While Time Series Foundation Models (TSFMs) have demonstrated exceptional performance in generalized forecasting, their performance often degrades significantly when deployed in real-world vertical domains characterized by temporal distribution shifts and domain-specific periodic structures. Current solutions are primarily constrained by two paradigms: Domain-Adaptive Pretraining (DAPT), which improves short-term domain fitting but frequently disrupts previously learned global temporal patterns due to catastrophic forgetting; and Retrieval-Augmented Generation (RAG), which incorporates external knowledge but introduces substantial retrieval overhead. This creates a severe scalability bottleneck that fails to meet the high-efficiency requirements of real-time stream processing. To break this impasse, we propose Memory for Time Series (MEMTS), a lightweight and plug-and-play method for retrieval-free domain adaptation in time series forecasting. The key component of MEMTS is a Knowledge Persistence Module (KPM), which internalizes domain-specific temporal dynamics, such as recurring seasonal patterns and trends into a compact set of learnable latent prototypes. In doing so, it transforms fragmented historical observations into continuous, parameterized knowledge representations. This paradigm shift enables MEMTS to achieve accurate domain adaptation with constant-time inference and near-zero latency, while effectively mitigating catastrophic forgetting of general temporal patterns, all without requiring any architectural modifications to the frozen TSFM backbone. Extensive experiments on multiple datasets demonstrate the SOTA performance of MEMTS.

Figures (10)

• Figure 1: Comparison of domain adaptation paradigms. (A) Domain-Adaptive Pretraining (DAPT) fine-tunes the model, leading to accurate target adaptation but suffering from catastrophic forgetting on the source domain. (B) Retrieval-Augmented Generation (RAG) relies on external retrieval, introducing a significant inference latency gap before predictions can start. (C) MEMTS (Ours) employs a plug-and-play Knowledge Persistence Module that internalizes patterns into parametric prototypes, enabling accurate adaptation with zero latency and no external storage.
• Figure 2: Overview of MEMTS: A parametric memory knowledge enhancer for time series foundation models. The framework consists of three key components: (1) Knowledge Building module that extracts and stores domain-specific patterns, (2) Knowledge Persistence Module that generates memory-enhanced representations, and (3) Adaptive Fusion module that combines base model predictions with memory-derived knowledge to produce enhanced forecasts.
• Figure 3: Architecture of the KPM model for time-series forecasting. Historical inputs are encoded into a shared latent representation, which is fed into a Future-Separable Decoder with parallel decoding chunks to generate multiple independent future sequences.

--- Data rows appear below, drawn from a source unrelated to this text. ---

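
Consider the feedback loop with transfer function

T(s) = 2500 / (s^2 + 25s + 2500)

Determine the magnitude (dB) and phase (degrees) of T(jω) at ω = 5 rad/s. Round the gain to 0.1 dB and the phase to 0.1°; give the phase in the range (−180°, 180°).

0.1 dB, -2.9°

At s = jω = j5:
quadratic: (j5)² + 25·j5 + 2500 = 2475 + j125 → |·| ≈ 2478.2, ∠ ≈ 2.89°
|T| = 2500 / 2478.2 ≈ 1.0088
Gain = 20 log₁₀(1.0088) ≈ 0.08 dB
∠T = 0.00° − 2.89° = -2.89°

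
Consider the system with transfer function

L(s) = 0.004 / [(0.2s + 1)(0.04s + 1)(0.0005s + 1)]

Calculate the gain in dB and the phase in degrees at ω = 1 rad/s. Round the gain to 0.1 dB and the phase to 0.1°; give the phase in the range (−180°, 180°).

-48.1 dB, -13.6°

At ω = 1 rad/s:
pole (1 + j1·0.2) = 1 + j0.2 → |·| ≈ 1.0198, ∠ ≈ 11.31°
pole (1 + j1·0.04) = 1 + j0.04 → |·| ≈ 1.0008, ∠ ≈ 2.29°
pole (1 + j1·0.0005) = 1 + j0.0005 → |·| ≈ 1, ∠ ≈ 0.03°
|L| = 0.004 · 1 / (1.0198 · 1.0008 · 1) ≈ 0.0039192
Gain = 20 log₁₀(0.0039192) ≈ -48.14 dB
∠L = (0°) − (11.31° + 2.29° + 0.03°) = -13.63°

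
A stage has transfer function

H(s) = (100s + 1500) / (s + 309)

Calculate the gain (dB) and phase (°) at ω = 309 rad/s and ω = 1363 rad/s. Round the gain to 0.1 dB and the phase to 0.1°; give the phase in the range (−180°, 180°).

Substitute s = j309:
Numerator: 100(j309) + 1500 = 1500 + j30900
Denominator: (j309) + 309 = 309 + j309
|N| = √(1500² + 30900²) ≈ 30936, ∠N ≈ 87.22°
|D| = √(309² + 309²) ≈ 436.99, ∠D ≈ 45.00°
|H| = 30936 / 436.99 ≈ 70.793
Gain = 20 log₁₀(70.793) ≈ 37.00 dB
∠H = 87.22° − 45.00° = 42.22°

Substitute s = j1363:
Numerator: 100(j1363) + 1500 = 1500 + j136300
Denominator: (j1363) + 309 = 309 + j1363
|N| = √(1500² + 136300²) ≈ 1.3631e+05, ∠N ≈ 89.37°
|D| = √(309² + 1363²) ≈ 1397.6, ∠D ≈ 77.23°
|H| = 1.3631e+05 / 1397.6 ≈ 97.531
Gain = 20 log₁₀(97.531) ≈ 39.78 dB
∠H = 89.37° − 77.23° = 12.14°

ω = 309: 37.0 dB, 42.2°; ω = 1363: 39.8 dB, 12.1°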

• Figure 4: Ablation study on retrieval hyperparameter $k$. Subplots (A)-(E) display the Relative MSE trends across four datasets, showing consistent error reduction as $k$ increases. Subplot (F) summarizes the mean improvement percentages relative to the $k=1$ baseline. The results indicate that performance gains typically saturate around $k \in [3, 5]$, validating that a small set of retrieved prototypes is sufficient for robust adaptation.
• Figure 5: Impact of Perm Loss on foundation model performance across diverse time-series datasets. Subplots (A) through (E) show that integrating Perm Loss consistently yields lower errors compared to the MSE baseline in all tested scenarios. Subplot (F) quantifies the average improvement.